Historical Performance and Authenticity

On Dec. 5th one equall musick and McGill's Centre for Research on Religion (CREOR) co-hosted a Restoration Evensong to celebrate the 350th anniversary of the 1662 Book of Common Prayer. It was a great success - we had c. 100 people in McGill's Birks Chapel at 530 on a cold wednesday night at the end of term. Quite the turn out considering it was the middle of the week - in some respects a bit of a gamble, but one that paid off immensely.

The musical line-up was fairly accurate we thought, without going into too much precision on what might have actually appeared in a Chapel Royal Service c. 1667. The choral music was as follows:

  • William Smith, Preces and Responses
  • Psalm tunes from British Library Add. MS 17784
  • Pelham Humfrey, Evening Service in E Minor
  • Orlando Gibbons, Behold thou has made my days
  • John Milton's hymn, The Lord will come and not be slow, to Old 107th
The instrumental music, provided alternately by our viol consort and organist, was:
  • Orlando Gibbons, Fantazia of foure parts
  • John Jenkins, Fantasia Number 6
Lastly, Torrance Kirby provided a meditation 'On Common Prayer' that discussed the form(s) of worship, drawing on his vast knowledge of Richard Hooker. In all, it was a good mix.

The event itself has created something of a stir here at McGill - in a good way. We explicitly decided to leave the question of whether it was a service or a performance up in the air - ambiguous and blurred. In practical terms I think this is why we had such a good turn out. It wasn't clear what our 'audience' or 'congregants' or 'participants' might be expecting - and that fluidity allowed those who wouldn't normally attend any church service, even an evensong, the intellectual and emotional space to engage with the event itself in their own way.

This blurring, though, I think has important implications for how we view the phenomenological as much as the intellectual nature of authenticity and historical performance. It goes much further than making sure the pieces were the right pieces, or that the ficta were actually appropriate or not. Or the bowing (knees) or bowing (viols). We didn't want to go into Purcell, and once we found that the Chapel Royal recycled pre-civil war music from the 1630s, which opened up a whole range of possibilities. We decided not to bother with the documented switch from brass / sackbuts to viols over the course of the 1660s. It was easier to find viols for the event in any case. Our approach was not to be too precise, but to explore a range of possibilities that might or might not be 100% explicitly accurate and authentic. Of course the coupe-de-grace in this respect was the use of Milton's text for the closing hymn (which was quite rousing actually) - the two bona fide Milton experts in the 'crowd' got the wit behind the fact we'd cast the event as a Chapel Royal reconstruction - of sorts.
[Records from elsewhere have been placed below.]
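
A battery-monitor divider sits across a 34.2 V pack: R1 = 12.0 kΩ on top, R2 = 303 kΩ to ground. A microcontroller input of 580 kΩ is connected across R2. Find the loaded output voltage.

V_out ≈ 32.3 V

The load sits in parallel with R2: R2‖R_L = (303 × 580) / (303 + 580) = 199.0 kΩ.
V_out = 34.2 × 199.0 / (12.0 + 199.0) = 34.2 × 199.0/211.0 = 32.3 V.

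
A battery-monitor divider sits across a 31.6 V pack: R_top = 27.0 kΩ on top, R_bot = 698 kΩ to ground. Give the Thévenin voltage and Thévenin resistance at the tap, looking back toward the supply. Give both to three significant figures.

V_th = 30.4 V, R_th = 26.0 kΩ

V_th is the open-circuit tap voltage: 31.6 × 698/(27.0 + 698) = 30.4 V.
With the supply zeroed, R_top and R_bot appear in parallel from the tap: R_th = R_top‖R_bot = (27.0 × 698)/725.0 = 26.0 kΩ.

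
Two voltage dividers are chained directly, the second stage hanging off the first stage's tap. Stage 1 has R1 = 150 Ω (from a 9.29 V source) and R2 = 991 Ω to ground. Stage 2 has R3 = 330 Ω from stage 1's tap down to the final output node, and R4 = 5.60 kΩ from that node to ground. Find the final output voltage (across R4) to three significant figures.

Stage 2 presents R3+R4 = 5930 Ω as a load on stage 1's tap.
Stage 1's lower leg becomes R2‖(R3+R4) = 849.1 Ω, so V_mid = 9.29 × 849.1/999.1 = 7.895 V.
Stage 2 is itself unloaded: V_out = V_mid × R4/(R3+R4) = 7.895 × 5600/5930 = 7.46 V.

V_out ≈ 7.46 V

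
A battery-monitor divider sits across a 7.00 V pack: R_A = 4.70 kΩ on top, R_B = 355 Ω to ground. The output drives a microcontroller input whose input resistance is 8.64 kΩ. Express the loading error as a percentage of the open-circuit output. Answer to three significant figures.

The divider's output (Thévenin) resistance is R_A‖R_B = 330.1 Ω.
Fractional drop under load = R_th/(R_th + R_L) = 330.1 / (330.1 + 8640) = 0.03680.
So the output falls by 3.68 %.

3.68 %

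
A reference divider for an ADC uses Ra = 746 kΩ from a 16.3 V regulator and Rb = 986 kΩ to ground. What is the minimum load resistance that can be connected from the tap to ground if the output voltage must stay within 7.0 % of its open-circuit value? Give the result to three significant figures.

Output resistance R_th = Ra‖Rb = (746 × 986)/1732 = 424.7 kΩ.
The fractional drop is R_th/(R_th + R_L); requiring this ≤ 0.0700 gives R_L ≥ R_th(1/0.0700 − 1) = 424.7 × 13.29 = 5.64 MΩ.

R_L(min) ≈ 5.64 MΩ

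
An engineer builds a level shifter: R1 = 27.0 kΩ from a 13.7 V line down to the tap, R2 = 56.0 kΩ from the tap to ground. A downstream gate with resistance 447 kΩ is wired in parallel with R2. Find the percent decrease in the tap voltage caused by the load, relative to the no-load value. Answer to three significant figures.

The divider's output (Thévenin) resistance is R1‖R2 = 18.22 kΩ.
Fractional drop under load = R_th/(R_th + R_L) = 18.22 / (18.22 + 447) = 0.03916.
So the output falls by 3.92 %.

3.92 %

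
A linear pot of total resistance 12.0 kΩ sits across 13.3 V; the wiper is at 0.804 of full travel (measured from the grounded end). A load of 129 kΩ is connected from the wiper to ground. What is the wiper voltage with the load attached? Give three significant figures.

The wiper splits the pot into (1−α)R = 2.352 kΩ above and αR = 9.648 kΩ below.
Lower section ‖ load = 8.977 kΩ.
V_wiper = 13.3 × 8.977/(2.352 + 8.977) = 10.5 V.

V ≈ 10.5 V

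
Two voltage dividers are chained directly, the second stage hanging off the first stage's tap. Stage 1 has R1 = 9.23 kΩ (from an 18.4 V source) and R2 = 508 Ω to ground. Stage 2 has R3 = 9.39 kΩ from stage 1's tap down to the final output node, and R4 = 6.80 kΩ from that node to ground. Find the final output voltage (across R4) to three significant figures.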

It's in the ups and downs, the directions, the expectations, and our lack of concern about precision that I think this event accomplished something quite important. We didn't huss and fuss, like I said, over the historical authenticity of particulars, but rather on the aesthetic possibilities the music and service could offer in the widest array. On the one hand, it was a service. For those who were set to worship, it was a moment of devotion. On the other, for those who wanted to see it as a performance, they could approach it from a more scholarly point of view. The points at which the tension between these two poles became obvious was in standing, kneeling, and the saying of the Lord's Prayer. We didn't introduce the service, Kirby didn't dissect it, and so the blurring between service and performance meant our participants were left wondering - should we kneel? should we sing the hymn? should we stand? when do we stand? For many I suspect this was a bit confounding, but there's the point in the end. If we're going for an historically authentic reconstruction, it can't BE a performance because it actively disengages the audience as a key part of these kinds of cultural practices. The very tensions evident in questions of should we kneel, how do we kneel, and should we sing along, are questions which lay at the heart of much of the liturgical tension of the 17th century. And so, while the authenticity of each piece, and the selection of music might not have been exacting to the standards of years of archival research, the authenticity of the event itself might have actually been higher than had we simply classed it as a 'performance'. We had our moments, too, as an ensemble - some timing issues as well as pitch, but that's also more 'authentic' isn't it? The exactly nature of performance as mimicry or emulation, in the end, would have worked against the authenticity we were going for - a little roughness around the edges, a blurred sense of what the event was about or its purpose, and the lack of engagement in precisely these questions until after (over sherry and seed cake!) had a profound impact on how the entire thing went off. People are talking about it, not because it was a performance, not just because we did a great job, but because it offered a different way of thinking about authenticity and historical performance.

And so, I'm quite pleased! Congratulations to McGill PhD student Anna Lewton-Brain for all her hard work!